Given their failure on novel logic problems, generation of meaningless text, tendency to do things like delete tests and incompetence at simple mathematics, it seems very unlikely they have built any sort of world model. It’s remarkable how competent they are given the way they work.
Predict the next word is a terrible summary of what these machines do though, they certainly do more than that, but there are significant limitations.
‘Reasoning’ etc are marketing terms and we should not trust the claims made by companies who make these models.
The Turing test had too much confidence in humans it seems.
They generate text based on quite a large context, including hidden prompts we don’t see and their weights are distorted heavily by training. So I think there’s a lot more than a simple probability of word x coming next. That makes ‘predict next word’ a reductive summary IMO.
I do not personally feel it resembles thinking or reasoning though and really object to that framing because it is misleading many people.
I may be using the wrong terms, my impression was:
1. Weights in the model are created by ingesting the corpus
2. Techniques like reinforcement learning, alignment etc are used to adjust those weights before model release
3. The model is used and more context injected which then affects which words it will choose, though it is still heavily biased by the corpus and training.
That could be way off base though, I'd welcome correction on that.
The point I was trying to make though was that they do more than predict next word based on just one set of data. Their weights can encode entire passages of source material in the training data (https://arxiv.org/abs/2505.12546), including books, programs. This is why they are so effective at generating code snippets.
There are a lot of inputs nowadays and a lot of stages to training. So while I don't think they are intelligent I think it is reductive to call them next token predictors or similar. Not sure what the best name for them is, but they are neither next word predictors nor intelligent agents.
That extended explanation is more accurate, yes. I'd call your points 1 and 2 both training under the definition "anything that adjusts model weights is training". There are multiple stages and types of training. Right now AFAIK most (all) architectures then fix the weights and you have non-weight-affecting steps like the system prompt, context, etc.
You're right that the weights can enable the model to memorize training data.
So that might depend on model, how long ago you lasted tested it, etc. I've seen llms solve novel logic problems, generate meaningful text, retain tests just fine, and simple mathematics on newer models is a lot better.
Btw if you read the actual paper that proposes the Turing test, Turing actually rejects the framing of "can machines think"; preferring to go for the more practical "can you tell them apart in practice".
Yes, that’s the ‘too much confidence in humans’ bit - he didn’t count on some humans being easily fooled by prolix word generators. I’d be interested in his take on these generators but I think he’d be focussed on what was missing as well as the amazing progress we have seen.

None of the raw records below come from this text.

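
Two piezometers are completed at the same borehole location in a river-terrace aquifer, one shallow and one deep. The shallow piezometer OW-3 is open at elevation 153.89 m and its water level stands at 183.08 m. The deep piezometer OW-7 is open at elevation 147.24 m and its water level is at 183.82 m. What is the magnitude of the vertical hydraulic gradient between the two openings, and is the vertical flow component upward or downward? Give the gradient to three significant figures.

Total head at OW-3: h = 183.08 m (water level in the standpipe).
Total head at OW-7: h = 183.82 m.
Δh = h(OW-3) − h(OW-7) = 183.08 − 183.82 = -0.74 m.
Vertical separation Δz = 153.89 − 147.24 = 6.65 m.
|i_v| = |Δh| / Δz = 0.74 / 6.65 = 0.111.
Head is higher in the deep piezometer, so vertical flow is upward (discharge condition).

|i_v| ≈ 0.111; vertical flow is upward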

> "The original question, 'Can machines think?' I believe to be too meaningless to deserve discussion."
> "the question, 'Can machines think?' should be replaced by 'Are there imaginable digital computers which would do well in the imitation game?'"
> "according to this view the only way to know that a man thinks is to be that particular man. It is in fact the solipsist point of view... instead of arguing continually over this point it is usual to have the polite convention that everyone thinks."
... is: if it's practical to say the system can give meaningful intput/output on xyz in -say- natural language; we might just go ahead and say it can think about xyz, because otherwise everyone's just going to go nuts inventing new terms every time.
ELIZA absolutely did not ever pass anything resembling a real Turing test. A real Turing test is adversarial, the interrogator knows the testees are trying to fool him.
Landauer and Bellman, absolutely put ELIZA to an adversarial Turing test, and called it such, in 1999. [0]
But... Over in 2025, ELIZA was once again, put to the Turing test in adversarial conditions. [1] And still had people think it was a real person, over 27% of the time. Over a quarter of the testees, thought the thing was a human.
The "ELIZA Effect" wasn't coined because everyone understands that an AI isn't conscious.
Unfortunately I'm not sure the Turing test posited a minimal level of intelligence for the human testers. As we have found with LLMs, humans are rather easy to fool.
There are many, many examples, mostly caused by people thinking LLMs are intelligent and reasoning and giving them too much power (e.g. treating them as agents, not text generators). I'm sure they're all fixed in whatever new version came out this week though.
Your sarcasm is misplaced. Without principled limitations that demonstrate the existence of a lower bound on the error rate and show that errors are correlated across invocations and models (so that you can't improve the error rate with multiple supervision), you can’t exclude the possibility that "they're all fixed in the new version" (for practical purposes).
Predict the next word is a terrible summary of what these machines do though, they certainly do more than that, but there are significant limitations.
‘Reasoning’ etc are marketing terms and we should not trust the claims made by companies who make these models.
The Turing test had too much confidence in humans it seems.